Five Tip Friday ~ Mac tips for better Finder work

Recent Items offers fast, easy, always-available access to your last-used documents and apps
Recent Items offers fast, easy, always-available access to your last-used documents and apps

1/ Recent items — One of my favourite general Mac Finder features is the Recent Items folder, which lists the last few apps and the last few documents you opened. It’s in the Apple menu so you can use the feature no matter what you are doing. Within apps, under the File menu, there’s also an Open Recent option – this is handy as you can see the last few documents you had open in that particular app.
Security — remember, if you can see these things, so can anyone else. Luckily you can clear these – select Apple Menu>Recent Items and choose Clear Menu from the bottom. In apps, the Open Recent also gives you the option to clear this if you want to delete the easy-open of files you have been working with/looking at.
[Remember — with this redesigned site, lots of images can show in way more quality than before. Just click them, and go Back afterwards to get back to this main page.]

The Mac OS X Finder also tracks which folders you have been in
The Mac OS X Finder also tracks which folders you have been in

2/ Where you have been — Your Mac also tracks where you have been, for your convenience should you wish to open a recently -used folder again without having to troll through your entire hard drive again. In Finder (ie, when you can see the word ‘Finder’ immediately beside your Apple menu) choose the Go menu, which offers a standard list of places you’re likely to go. But notice Recent Folders under this list – and also that it has a Clear Menu option at the bottom.

3/ What files are and how much space they’re using — Choose About This Mac from the Apple menu, then click on the More Info button, then on the Storage tab. Now you’ll see a very general graphical layout of the file allocation for each volume connected to your Mac. This representation lists Audio, Movies, Photos, Apps, Backups … and the somewhat mysterious ‘Other’.
This entry can account for a lot of space on the drive. It denotes files that don’t fit into the other five categories. This classification is based on Spotlight indexing.
Other files include the contents of the System and Library folders (because Spotlight won’t report on them by default), non-media documents such as text files and email archives, plug-ins and extensions, media files tucked away inside packages (because Spotlight can’t look inside packages – ie the contents of applications themselves), and other file types mysterious to Spotlight.

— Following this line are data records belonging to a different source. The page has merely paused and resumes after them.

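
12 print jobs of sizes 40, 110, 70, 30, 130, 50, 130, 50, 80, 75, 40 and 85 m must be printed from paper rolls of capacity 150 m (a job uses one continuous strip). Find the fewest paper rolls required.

7

Total = 130 + 130 + 110 + 85 + 80 + 75 + 70 + 50 + 50 + 40 + 40 + 30 = 890 m.
Lower bound: ⌈890/150⌉ = 6 paper rolls.
A packing using 7 paper rolls:
  roll 1: 130 = 130
  roll 2: 130 = 130
  roll 3: 110 + 40 = 150
  roll 4: 85 + 50 = 135
  roll 5: 80 + 70 = 150
  roll 6: 75 + 50 = 125
  roll 7: 40 + 30 = 70
No arrangement into 6 paper rolls stays within capacity, so 7 is optimal.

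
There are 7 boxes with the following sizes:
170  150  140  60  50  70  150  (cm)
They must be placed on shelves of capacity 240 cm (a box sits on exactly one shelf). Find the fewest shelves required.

4

Total = 170 + 150 + 150 + 140 + 70 + 60 + 50 = 790 cm.
Lower bound: ⌈790/240⌉ = 4 shelves.
A packing using 4 shelves:
  shelf 1: 170 + 70 = 240
  shelf 2: 150 + 60 = 210
  shelf 3: 150 + 50 = 200
  shelf 4: 140 = 140
This matches the lower bound, so 4 is optimal.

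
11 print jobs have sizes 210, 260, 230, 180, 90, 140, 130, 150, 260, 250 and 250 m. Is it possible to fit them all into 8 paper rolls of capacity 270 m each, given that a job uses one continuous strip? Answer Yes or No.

No

Total = 2150 m; ⌈2150/270⌉ = 8.
9 print jobs each exceed half the capacity and cannot share a roll, forcing at least 9 paper rolls.
At least 9 paper rolls are required, but only 8 are allowed.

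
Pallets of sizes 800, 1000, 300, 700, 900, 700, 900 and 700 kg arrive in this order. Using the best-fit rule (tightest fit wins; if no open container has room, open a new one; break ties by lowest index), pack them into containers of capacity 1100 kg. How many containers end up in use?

  800 → container 1 (new)  [load 800/1100]
  1000 → container 2 (new)  [load 1000/1100]
  300 → container 1  [load 1100/1100]
  700 → container 3 (new)  [load 700/1100]
  900 → container 4 (new)  [load 900/1100]
  700 → container 5 (new)  [load 700/1100]
  900 → container 6 (new)  [load 900/1100]
  700 → container 7 (new)  [load 700/1100]
7 containers opened.

7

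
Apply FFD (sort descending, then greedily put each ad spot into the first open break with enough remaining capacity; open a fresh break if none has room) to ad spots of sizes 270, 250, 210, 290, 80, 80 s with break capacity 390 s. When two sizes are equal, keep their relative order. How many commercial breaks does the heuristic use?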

4/ Finder problems? Relaunch it — Sometimes the Finder locks up, or  configuration changes you have made require a Finder restart. You don’t actually have to restart your Mac to do this. Making sure the Finder is the frontmost app, hold down the shift key on your keyboard and open the Apple menu. Select ‘Force Quit Finder’ and the Finder will automatically relaunch.
Alternatively, you can select Force Quit and relaunch the Finder from the list of running apps. Press this keyboard combo: Command-Option-Escape to launch the Force Quit window. Note that the button in Force Quit is different for the Finder app – it says Relaunch instead. Click it … the Finder relaunches.
Thirdly, you can hold down the Option key and click-and-hold on the Finder app for a Relaunch option (and more).

5/ Whisk files into the Trash — While you’re in the Finder, you can zap files into the trash instantly with a  keyboard combo, saving all that clicking and dragging. It’s a little bit dangerous as they whisk into it without a moment’s hesitation, but it’s also pretty cool. Click and select a file (or click and drag over several files) then hold down the Command key on your keyboard, then press the Delete key at top-right of your keyboard.
The trash doesn’t empty, it just fills with the files you Command-delete. But … there’s a combo for instant emptying, too: Command Shift Delete (it only works when you are in the Finder).